The Prosperity Gospel Isn't Good News
The prosperity gospel crowd (who claim that if you give to their church, you will get more back from God than you give) often misuses a verse from Matthew's Gospel to make their case.
Here, it is from the New International Version (NIV) of the Bible:
Matthew 6:24 “No one can serve two masters. Either you will hate the one and love the other, or you will be devoted to the one and despise the other. You cannot serve both God and money.
A lot of biblical translations employ similar language for the last line of the verse, translating the last word as "money," "wealth," or "riches."
However, there is one version that leaves intact in its original form, the word used by the author of Matthew's Gospel, the Revised Standard Version (RSV). The word many other versions translate as "money" is mammon in the RSV.
Adherents and leaders within the prosperity gospel movement love this verse because it gives them an on-ramp to an argument that people should give more to their ministries.
Aside from being a gross and self-serving interpretation of the text, those who focus solely on translating mammon to money miss the whole point of the statement itself.
There's so much more here than a simple indictment of loving money more than God, so much more.
The word mammon refers to an entire system Fr. Richard Rohr describes as "disorder." Money may be a part of it, but the more expansive interpretation of mammon shows us that it includes power, inequality, oppression, and privilege.
The word mammon has been further expanded by many scholars to be a slang reference to a Canaanite and Mesopotamian god who demanded sacrifices from his adherents, including the sacrifice of their own children, in order to grant them their wishes.
In short, Jesus appears to be describing a system that acts like a false god or an idol that constantly demands more and more of us without offering anything in return other than emptiness and misery.
Those who short-change this interpretation by focusing solely on money unwittingly buy into what they say they are trying to avoid.
Jesus is saying here that you can't live in two worlds. You can't have one foot in the kingdom of God and another in the kingdom of mammon. There's no middle ground with this.
Fr. Richard Rohr puts it like this:
The love of God can’t be doled out by any process whatsoever. We can’t earn it. We can’t lose it. As long as we stay in this world of accumulation, of earning and losing, we’ll live in perpetual resentment, envy, or climbing.
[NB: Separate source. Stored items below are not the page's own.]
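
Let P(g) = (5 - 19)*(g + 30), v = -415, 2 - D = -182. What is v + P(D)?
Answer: -3411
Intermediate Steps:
D = 184 (D = 2 - 1*(-182) = 2 + 182 = 184)
P(g) = -420 - 14*g (P(g) = -14*(30 + g) = -420 - 14*g)
v + P(D) = -415 + (-420 - 14*184) = -415 + (-420 - 2576) = -415 - 2996 = -3411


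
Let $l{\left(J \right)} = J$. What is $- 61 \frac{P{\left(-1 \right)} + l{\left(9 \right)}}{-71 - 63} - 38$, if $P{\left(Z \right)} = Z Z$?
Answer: $- \frac{2241}{67} \approx -33.448$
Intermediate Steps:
$P{\left(Z \right)} = Z^{2}$
$- 61 \frac{P{\left(-1 \right)} + l{\left(9 \right)}}{-71 - 63} - 38 = - 61 \frac{\left(-1\right)^{2} + 9}{-71 - 63} - 38 = - 61 \frac{1 + 9}{-134} - 38 = - 61 \cdot 10 \left(- \frac{1}{134}\right) - 38 = \left(-61\right) \left(- \frac{5}{67}\right) - 38 = \frac{305}{67} - 38 = - \frac{2241}{67}$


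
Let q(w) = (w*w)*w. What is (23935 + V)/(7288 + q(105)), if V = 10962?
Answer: 34897/1164913 ≈ 0.029957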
This also needs to be said:
If you have ever been poor, you know what it's like to live in scarcity, to be uncertain whether to feed your family or keep the lights on because sometimes you must make that choice.
For some cynical preacher to take a verse like Matthew 6:24 and use it to prey primarily on people who don't have any wealth at all is unconscionable.
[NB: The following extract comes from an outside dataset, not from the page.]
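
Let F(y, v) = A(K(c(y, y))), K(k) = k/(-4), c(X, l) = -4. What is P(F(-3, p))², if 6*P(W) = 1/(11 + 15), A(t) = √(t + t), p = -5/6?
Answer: 1/24336 ≈ 4.1091e-5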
These preachers are either unwittingly or uncritically serving mammon when they do this. Their business model is grounded in accumulation and earning. The "gospel" they preach is a self-serving black hole that takes and takes but rarely gives.
God's love is not contingent upon how much or little we give to our church. God's love is unconditional. When we live with both feet firmly planted in God's kingdom, we become ambassadors of God's shalom.
We live out of the abundance of God's love rather than the scarcity of mammon.
When we live this way, our generosity is not coerced or an obligation. Our entire lives are an offering of gratitude for what God has done, is doing, and will do in our lives.
May we learn to live more fully out of this abundance. May we plant our feet firmly in God's kingdom of shalom. And may the grace and peace of our Lord Jesus Christ be with us now and always. Amen.